Il a raison, je recule de quelques pas pour aller me placer sur le mur d'en face. S'il nous voit en parler tous les deux, ça n'arrangera rien. Je ferme les yeux, essayant de me souvenir de comment c'était quand on était les meilleurs amis du monde, au début de l'année dernière. Tout a irrémédiablement changé. Depuis la rentrée, j'espère secrètement qu'il va venir me voir pour qu'on en discute ou j'essaye de me donner assez de courage pour aller à sa rencontre mais il a pris tellement de soin à ne pas croiser ma route que je ne pouvais pas gâcher ses efforts. Je lui en veux, dans un sens, de ne pas être venu plus tôt, de ne pas m'avoir demandé ce qui n'allait pas et pourquoi tout avait changé. Je lui aurais certainement expliqué la situation, avec mes propres mots mais il s'est créé très rapidement un fossé entre nous, que je ne peux plus combler. Je m'en veux aussi beaucoup, de m'être trompé de frère et d'avoir déclaré ma flamme à Lysander à sa place. Mais celui à qui j'en veux le plus, je ne le connais même pas, ça me rend folle.
Eugénie me tapote l'épaule, doucement, en demandant :
« Est-ce que ça va ? Tu veux m'en parler ? »
Je la regarde avec des yeux piteux et elle m'entoure de ses bras musclés par le Quidditch, me caressant le dos pour me consoler. Je n'ai pas vraiment envie d'aborder le sujet, j'ai plutôt envie de me venger. Quand elle s'écarte de moi pour observer mon visage, je suis plus déterminée que jamais.
Mais j'aperçois derrière ses cheveux blonds son visage passer, encore un peu rouge de rage et je me crispe instantanément. Il ne daigne pas me regarder. J'en tremble presque, tout de suite moins téméraire. Mon amie de Serdaigle me serre la main et quand Madame Griffith ouvre la porte, elle me tire pour que j'entre rapidement. Heureusement finalement qu'il a changé de place dès le début d'année avec ce Scott de Poufsouffle, l'ambiance à la table aurait été vraiment angoissante sinon. Le Poufsouffle me lance un regard étrange, comme un peu amusé par ma mine sombre. Je hausse un sourcil perplexe et essaye tant bien que mal de me concentrer sur les paroles de la Professeur qui présente en détail tous les ingrédients du Véritasérum.
Je me suis perdue dans mes pensées toute la journée, prenant néanmoins la décision d'aller demain, quand j'aurais les idées plus claires, prendre des nouvelles d'Emeline Lovener et pourquoi pas la tourmenter quelque peu pour qu'elle m'en dise plus.
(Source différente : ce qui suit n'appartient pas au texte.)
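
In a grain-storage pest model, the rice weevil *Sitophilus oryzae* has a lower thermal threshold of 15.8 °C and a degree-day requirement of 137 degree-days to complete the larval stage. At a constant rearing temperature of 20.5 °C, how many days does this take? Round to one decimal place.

29.1 days

Daily accumulation = 20.5 − 15.8 = 4.7 DD/day.
Duration = 137 / 4.7 = 29.149 ≈ 29.1 days.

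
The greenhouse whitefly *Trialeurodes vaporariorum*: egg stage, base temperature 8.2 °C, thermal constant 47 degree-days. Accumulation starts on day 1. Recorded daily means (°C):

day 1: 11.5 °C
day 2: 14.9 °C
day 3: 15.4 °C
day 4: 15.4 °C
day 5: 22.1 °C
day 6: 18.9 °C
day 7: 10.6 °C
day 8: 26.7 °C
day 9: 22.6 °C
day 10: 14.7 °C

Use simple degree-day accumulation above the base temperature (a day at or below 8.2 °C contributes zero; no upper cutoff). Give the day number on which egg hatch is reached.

Daily DD above 8.2 °C: 3.3, 6.7, 7.2, 7.2, 13.9, 10.7, 2.4, 18.5, 14.4, 6.5.
Cumulative: 3.3, 10.0, 17.2, 24.4, 38.3, 49.0, 51.4, 69.9, 84.3, 90.8.
The total first reaches 47 DD on day 6.

day 6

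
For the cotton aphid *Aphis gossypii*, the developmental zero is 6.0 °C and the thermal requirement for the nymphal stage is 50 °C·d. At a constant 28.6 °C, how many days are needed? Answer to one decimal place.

2.2 days

Daily accumulation = 28.6 − 6.0 = 22.6 DD/day.
Duration = 50 / 22.6 = 2.212 ≈ 2.2 days.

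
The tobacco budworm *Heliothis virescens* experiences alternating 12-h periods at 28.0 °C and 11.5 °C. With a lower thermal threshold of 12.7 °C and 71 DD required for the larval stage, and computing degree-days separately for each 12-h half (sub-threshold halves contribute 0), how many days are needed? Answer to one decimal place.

Day half: max(0, 28.0 − 12.7) × 0.5 = 15.3 × 0.5 = 7.65 DD.
Night half: max(0, 11.5 − 12.7) × 0.5 = 0.0 × 0.5 = 0.00 DD.
Per 24 h: 7.65 DD/day.
Duration = 71 / 7.65 = 9.281 ≈ 9.3 days.

9.3 days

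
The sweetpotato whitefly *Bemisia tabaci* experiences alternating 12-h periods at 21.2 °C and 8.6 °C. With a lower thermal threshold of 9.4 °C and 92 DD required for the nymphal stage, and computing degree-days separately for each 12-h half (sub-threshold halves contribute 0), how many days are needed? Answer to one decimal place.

Day half: max(0, 21.2 − 9.4) × 0.5 = 11.8 × 0.5 = 5.90 DD.
Night half: max(0, 8.6 − 9.4) × 0.5 = 0.0 × 0.5 = 0.00 DD.
Per 24 h: 5.90 DD/day.
Duration = 92 / 5.90 = 15.593 ≈ 15.6 days.

15.6 days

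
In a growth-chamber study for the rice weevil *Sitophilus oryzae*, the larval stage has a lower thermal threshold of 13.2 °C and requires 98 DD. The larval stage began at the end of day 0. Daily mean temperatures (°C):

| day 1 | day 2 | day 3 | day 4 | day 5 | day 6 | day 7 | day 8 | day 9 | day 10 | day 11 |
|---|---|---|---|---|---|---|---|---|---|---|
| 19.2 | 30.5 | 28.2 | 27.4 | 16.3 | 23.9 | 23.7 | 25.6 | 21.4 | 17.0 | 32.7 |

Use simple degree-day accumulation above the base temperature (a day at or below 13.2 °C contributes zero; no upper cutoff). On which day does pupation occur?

Daily DD above 13.2 °C: 6.0, 17.3, 15.0, 14.2, 3.1, 10.7, 10.5, 12.4, 8.2, 3.8, 19.5.
Cumulative: 6.0, 23.3, 38.3, 52.5, 55.6, 66.3, 76.8, 89.2, 97.4, 101.2, 120.7.
The total first reaches 98 DD on day 10.

day 10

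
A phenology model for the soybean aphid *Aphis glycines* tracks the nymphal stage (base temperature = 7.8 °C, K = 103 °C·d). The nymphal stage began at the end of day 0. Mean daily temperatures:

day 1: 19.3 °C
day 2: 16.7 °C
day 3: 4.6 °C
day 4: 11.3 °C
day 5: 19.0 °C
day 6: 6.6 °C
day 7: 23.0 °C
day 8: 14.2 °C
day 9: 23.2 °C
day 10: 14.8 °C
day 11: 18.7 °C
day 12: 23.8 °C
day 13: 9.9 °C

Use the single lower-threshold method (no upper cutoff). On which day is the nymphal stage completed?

day 12

Daily DD above 7.8 °C: 11.5, 8.9, 0.0, 3.5, 11.2, 0.0, 15.2, 6.4, 15.4, 7.0, 10.9, 16.0, 2.1.
Cumulative: 11.5, 20.4, 20.4, 23.9, 35.1, 35.1, 50.3, 56.7, 72.1, 79.1, 90.0, 106.0, 108.1.
The total first reaches 103 DD on day 12.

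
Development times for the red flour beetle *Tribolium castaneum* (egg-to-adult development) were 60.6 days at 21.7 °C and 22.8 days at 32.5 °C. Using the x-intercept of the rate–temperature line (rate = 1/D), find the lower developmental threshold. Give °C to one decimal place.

15.2 °C

Equal thermal constants: D₁(T₁ − T_b) = D₂(T₂ − T_b).
60.6·(21.7 − T_b) = 22.8·(32.5 − T_b)
T_b = (60.6·21.7 − 22.8·32.5) / (60.6 − 22.8) = 574.02 / 37.8 = 15.186 °C ≈ 15.2 °C.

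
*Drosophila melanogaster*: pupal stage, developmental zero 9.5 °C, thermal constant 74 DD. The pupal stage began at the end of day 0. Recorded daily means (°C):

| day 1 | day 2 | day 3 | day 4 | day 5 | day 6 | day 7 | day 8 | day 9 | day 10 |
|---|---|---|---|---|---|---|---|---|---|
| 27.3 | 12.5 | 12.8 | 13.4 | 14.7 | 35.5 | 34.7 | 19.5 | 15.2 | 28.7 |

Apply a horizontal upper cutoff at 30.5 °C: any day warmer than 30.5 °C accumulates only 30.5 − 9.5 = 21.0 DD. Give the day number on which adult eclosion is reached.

day 7

Daily DD above 9.5 °C (capped at 21.0): 17.8, 3.0, 3.3, 3.9, 5.2, 21.0, 21.0, 10.0, 5.7, 19.2.
Cumulative: 17.8, 20.8, 24.1, 28.0, 33.2, 54.2, 75.2, 85.2, 90.9, 110.1.
The total first reaches 74 DD on day 7.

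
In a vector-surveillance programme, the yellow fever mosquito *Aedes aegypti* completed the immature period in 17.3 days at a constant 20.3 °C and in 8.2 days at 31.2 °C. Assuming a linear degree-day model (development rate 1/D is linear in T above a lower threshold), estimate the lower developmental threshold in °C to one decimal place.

10.5 °C

Equal thermal constants: D₁(T₁ − T_b) = D₂(T₂ − T_b).
17.3·(20.3 − T_b) = 8.2·(31.2 − T_b)
T_b = (17.3·20.3 − 8.2·31.2) / (17.3 − 8.2) = 95.35 / 9.1 = 10.478 °C ≈ 10.5 °C.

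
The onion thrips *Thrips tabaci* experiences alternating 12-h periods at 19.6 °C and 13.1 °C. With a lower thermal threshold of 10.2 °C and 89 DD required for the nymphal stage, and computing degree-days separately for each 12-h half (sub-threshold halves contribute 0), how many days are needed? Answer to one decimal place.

Day half: max(0, 19.6 − 10.2) × 0.5 = 9.4 × 0.5 = 4.70 DD.
Night half: max(0, 13.1 − 10.2) × 0.5 = 2.9 × 0.5 = 1.45 DD.
Per 24 h: 6.15 DD/day.
Duration = 89 / 6.15 = 14.472 ≈ 14.5 days.

14.5 days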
Au point où j'en suis rendue, elle est presque mon dernier espoir d'avoir de vraies réponses. J'envisage un instant de prendre un peu de Véritasérum avec moi mais Minerva ne serait pas d'accord. En même temps, serait-elle d'accord avec le chantage que je subis ? Non plus, il me semble.
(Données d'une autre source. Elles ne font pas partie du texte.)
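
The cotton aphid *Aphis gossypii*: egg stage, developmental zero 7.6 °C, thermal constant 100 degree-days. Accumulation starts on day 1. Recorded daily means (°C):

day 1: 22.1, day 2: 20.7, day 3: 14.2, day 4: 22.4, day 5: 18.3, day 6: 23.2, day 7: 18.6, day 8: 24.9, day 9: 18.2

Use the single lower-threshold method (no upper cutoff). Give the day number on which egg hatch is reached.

day 8

Daily DD above 7.6 °C: 14.5, 13.1, 6.6, 14.8, 10.7, 15.6, 11.0, 17.3, 10.6.
Cumulative: 14.5, 27.6, 34.2, 49.0, 59.7, 75.3, 86.3, 103.6, 114.2.
The total first reaches 100 DD on day 8.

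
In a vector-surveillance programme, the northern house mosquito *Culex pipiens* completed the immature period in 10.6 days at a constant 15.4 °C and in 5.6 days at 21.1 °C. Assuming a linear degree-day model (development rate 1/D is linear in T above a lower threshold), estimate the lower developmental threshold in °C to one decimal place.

Under the model K = D·(T − T_b), so D₁·(T₁ − T_b) = D₂·(T₂ − T_b).
10.6·(15.4 − T_b) = 5.6·(21.1 − T_b)
T_b = (10.6·15.4 − 5.6·21.1) / (10.6 − 5.6) = 45.08 / 5.0 = 9.016 °C ≈ 9.0 °C.

9.0 °C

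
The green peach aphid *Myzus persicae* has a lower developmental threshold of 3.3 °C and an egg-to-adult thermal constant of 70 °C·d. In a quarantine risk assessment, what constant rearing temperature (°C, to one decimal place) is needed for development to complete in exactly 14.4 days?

Required daily accumulation = 70 / 14.4 = 4.861 DD/day.
T = T_base + 4.861 = 3.3 + 4.861 = 8.161 ≈ 8.2 °C.

8.2 °C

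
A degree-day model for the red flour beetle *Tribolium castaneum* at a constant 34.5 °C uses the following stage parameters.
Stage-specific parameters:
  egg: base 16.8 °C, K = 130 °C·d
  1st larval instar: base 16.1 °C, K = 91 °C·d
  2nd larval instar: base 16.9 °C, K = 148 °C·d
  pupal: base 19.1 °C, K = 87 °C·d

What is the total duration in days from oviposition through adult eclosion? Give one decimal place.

26.3 days

egg: 130 / (34.5 − 16.8) = 130 / 17.7 = 7.345 d.
1st larval instar: 91 / (34.5 − 16.1) = 91 / 18.4 = 4.946 d.
2nd larval instar: 148 / (34.5 − 16.9) = 148 / 17.6 = 8.409 d.
pupal: 87 / (34.5 − 19.1) = 87 / 15.4 = 5.649 d.
Sum = 26.349 ≈ 26.3 days.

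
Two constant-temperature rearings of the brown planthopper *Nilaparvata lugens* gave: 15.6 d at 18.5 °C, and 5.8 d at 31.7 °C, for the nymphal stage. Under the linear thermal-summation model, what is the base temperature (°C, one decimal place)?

10.7 °C

Linear rate model ⇒ the product D·(T − T_b) is constant across temperatures.
15.6·(18.5 − T_b) = 5.8·(31.7 − T_b)
T_b = (15.6·18.5 − 5.8·31.7) / (15.6 − 5.8) = 104.74 / 9.8 = 10.688 °C ≈ 10.7 °C.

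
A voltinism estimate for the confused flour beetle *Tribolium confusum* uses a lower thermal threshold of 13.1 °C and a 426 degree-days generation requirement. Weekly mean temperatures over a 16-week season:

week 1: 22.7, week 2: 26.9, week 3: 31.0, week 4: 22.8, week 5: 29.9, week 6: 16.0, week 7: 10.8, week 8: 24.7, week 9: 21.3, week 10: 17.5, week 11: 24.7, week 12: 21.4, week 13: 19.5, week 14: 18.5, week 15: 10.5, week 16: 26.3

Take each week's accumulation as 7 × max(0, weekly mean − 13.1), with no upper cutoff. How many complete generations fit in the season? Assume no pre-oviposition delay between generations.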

Je n'ai pas vraiment essayé de discuter avec Lorcan, pas dans l'état dans lequel il est. Il est à vif, se sent certainement trahi et n'a pas l'air d'être en condition pour en parler paisiblement. Je ne veux pas empirer les choses en allant le voir et insister, remuer le couteau dans la plaie. Roxanne y est allée, je ne sais pas ce qu'elle lui a dit ou s'il lui a dit ce qu'il s'était passé parce qu'elle ne m'a pas raconté ce qu'il s'était passé. J'ai tenté, par divers moyens, de me détendre. Pensant à des images d'Emeline mangée par un Scroutt-à-pétard, ou de Léon Wilkes brûlé par un Dragon, faisant office de bouclier. Mais je regrette l'inefficacité de ces pensées. Il y a toujours Lorcan en plein milieu qui apparaît rouge, furieux et me criant des choses horribles. Je vais avoir bien du mal à dormir cette nuit.